I’ve been reading the “Corpus Hermeticum: The Divine Pymander” (2015 edition edited by Tarl Warwick, see post photo) and I wanted to share this section. The book itself is quite interesting though some parts are a bit hard to understand/read. Not sure if it’s just this particular edition/translation or the fact it’s my first time reading through it. Anyway, I really liked this section and I am going to reprint the entire section below for you all to enjoy. This particular edition can be found on Amazon for $6, so if you are interested in reading the rest of the book, you can get it there. Other editions/translations are available as well.

VIII: THE GREATEST EVIL IN MAN IS NOT KNOWING GOD

  1. Where are you carried, Oh men, drunken with the win of ignorance?
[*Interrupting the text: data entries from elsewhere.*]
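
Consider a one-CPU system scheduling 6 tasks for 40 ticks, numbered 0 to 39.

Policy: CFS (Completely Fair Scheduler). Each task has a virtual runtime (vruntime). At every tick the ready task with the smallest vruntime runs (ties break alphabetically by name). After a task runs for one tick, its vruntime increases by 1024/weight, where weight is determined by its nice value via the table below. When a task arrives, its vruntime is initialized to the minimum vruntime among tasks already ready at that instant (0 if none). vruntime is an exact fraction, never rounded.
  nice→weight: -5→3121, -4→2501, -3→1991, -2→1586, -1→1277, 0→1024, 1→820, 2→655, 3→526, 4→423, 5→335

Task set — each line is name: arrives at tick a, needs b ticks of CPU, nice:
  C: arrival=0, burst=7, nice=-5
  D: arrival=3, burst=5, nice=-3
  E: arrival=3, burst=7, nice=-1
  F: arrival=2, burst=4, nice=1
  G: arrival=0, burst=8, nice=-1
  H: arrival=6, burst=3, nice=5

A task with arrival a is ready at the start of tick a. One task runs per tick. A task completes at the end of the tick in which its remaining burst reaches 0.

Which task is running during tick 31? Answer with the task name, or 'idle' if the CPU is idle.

t=0: vr[C=0 G=0] → run C
t=1: vr[C=1024/3121 G=0] → run G
t=2: vr[C=1024/3121 F=1024/3121 G=1024/1277] → run C
t=3: vr[C=2048/3121 D=1024/3121 E=1024/3121 F=1024/3121 G=1024/1277] → run D
t=4: vr[C=2048/3121 D=5234688/6213911 E=1024/3121 F=1024/3121 G=1024/1277] → run E
t=5: vr[C=2048/3121 D=5234688/6213911 E=4503552/3985517 F=1024/3121 G=1024/1277] → run F
t=6: vr[C=2048/3121 D=5234688/6213911 E=4503552/3985517 F=1008896/639805 G=1024/1277 H=2048/3121] → run C
t=7: vr[C=3072/3121 D=5234688/6213911 E=4503552/3985517 F=1008896/639805 G=1024/1277 H=2048/3121] → run H
t=8: vr[C=3072/3121 D=5234688/6213911 E=4503552/3985517 F=1008896/639805 G=1024/1277 H=3881984/1045535] → run G
t=9: vr[C=3072/3121 D=5234688/6213911 E=4503552/3985517 F=1008896/639805 G=2048/1277 H=3881984/1045535] → run D
t=10: vr[C=3072/3121 D=8430592/6213911 E=4503552/3985517 F=1008896/639805 G=2048/1277 H=3881984/1045535] → run C
t=11: vr[C=4096/3121 D=8430592/6213911 E=4503552/3985517 F=1008896/639805 G=2048/1277 H=3881984/1045535] → run E
t=12: vr[C=4096/3121 D=8430592/6213911 E=7699456/3985517 F=1008896/639805 G=2048/1277 H=3881984/1045535] → run C
t=13: vr[C=5120/3121 D=8430592/6213911 E=7699456/3985517 F=1008896/639805 G=2048/1277 H=3881984/1045535] → run D
t=14: vr[C=5120/3121 D=11626496/6213911 E=7699456/3985517 F=1008896/639805 G=2048/1277 H=3881984/1045535] → run F
t=15: vr[C=5120/3121 D=11626496/6213911 E=7699456/3985517 F=1807872/639805 G=2048/1277 H=3881984/1045535] → run G
t=16: vr[C=5120/3121 D=11626496/6213911 E=7699456/3985517 F=1807872/639805 G=3072/1277 H=3881984/1045535] → run C
t=17: vr[C=6144/3121 D=11626496/6213911 E=7699456/3985517 F=1807872/639805 G=3072/1277 H=3881984/1045535] → run D
t=18: vr[C=6144/3121 D=14822400/6213911 E=7699456/3985517 F=1807872/639805 G=3072/1277 H=3881984/1045535] → run E
t=19: vr[C=6144/3121 D=14822400/6213911 E=10895360/3985517 F=1807872/639805 G=3072/1277 H=3881984/1045535] → run C
t=20: vr[D=14822400/6213911 E=10895360/3985517 F=1807872/639805 G=3072/1277 H=3881984/1045535] → run D
t=21: vr[E=10895360/3985517 F=1807872/639805 G=3072/1277 H=3881984/1045535] → run G
t=22: vr[E=10895360/3985517 F=1807872/639805 G=4096/1277 H=3881984/1045535] → run E
t=23: vr[E=14091264/3985517 F=1807872/639805 G=4096/1277 H=3881984/1045535] → run F
t=24: vr[E=14091264/3985517 F=2606848/639805 G=4096/1277 H=3881984/1045535] → run G
t=25: vr[E=14091264/3985517 F=2606848/639805 G=5120/1277 H=3881984/1045535] → run E
t=26: vr[E=17287168/3985517 F=2606848/639805 G=5120/1277 H=3881984/1045535] → run H
t=27: vr[E=17287168/3985517 F=2606848/639805 G=5120/1277 H=7077888/1045535] → run G
t=28: vr[E=17287168/3985517 F=2606848/639805 G=6144/1277 H=7077888/1045535] → run F
t=29: vr[E=17287168/3985517 G=6144/1277 H=7077888/1045535] → run E
t=30: vr[E=20483072/3985517 G=6144/1277 H=7077888/1045535] → run G
t=31: vr[E=20483072/3985517 G=7168/1277 H=7077888/1045535] → run E
t=32: vr[G=7168/1277 H=7077888/1045535] → run G
t=33: vr[H=7077888/1045535] → run H
t=34: (idle)
t=35: (idle)
t=36: (idle)
t=37: (idle)
t=38: (idle)
t=39: (idle)

running at tick 31 = E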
When you see that you cannot hold it down, why do you vomit it up again?
  2. Stand, and be sober, and look up again with the eyes of your heart, and if you cannot all do so, yet do so as many as you can.
  3. For the malice of ignorance surrounds all the Earth, and corrupts the soul, shut up in the body, not suffering it to arrive at the havens of salvation.
  4. Suffer not yourselves to be carried with the great stream, but stem the tide you that can lay hold of the haven of safety, and make your full course towards it.
  5. Seek still what may lead you by the hand, and conduct you to the door of truth and knowledge, where the clear light is that which is pure from darkness, where there is not one drunken, but all are sober, and in their heart look up to him, whose pleasure it is to be seen.
  6. For he cannot be heard with ears, nor seen with eyes, nor expressed in words; but only in mind and heart.
  7. But first you must tear to pieces, and break through the garment that you wear; the web of ignorance; the foundation of all mischief; the shackles of corruption; the cloak of darkness; the living death; the corruptible corpse; the sepulcher, carried about with us; the domestic thief, which in what he loves us, hates us, envies us.
  8. Such is the hurtful apparel, with which you are now clothed, which draws and pulls you downward by its own self, lest looking upward and seeing the beauty of truth, and the good that is reposed therein, you would hate the wickedness of this garment and understand the traps and ambushes which it had laid for you.
  9. Therefore it labors to make good those things that seem, and are by the senses, judged and determined; and the things that are true, it hides, and veils in much matter, filling what it presents unto you, with hateful pleasure, that you may neither hear what you should hear, nor see what you should see.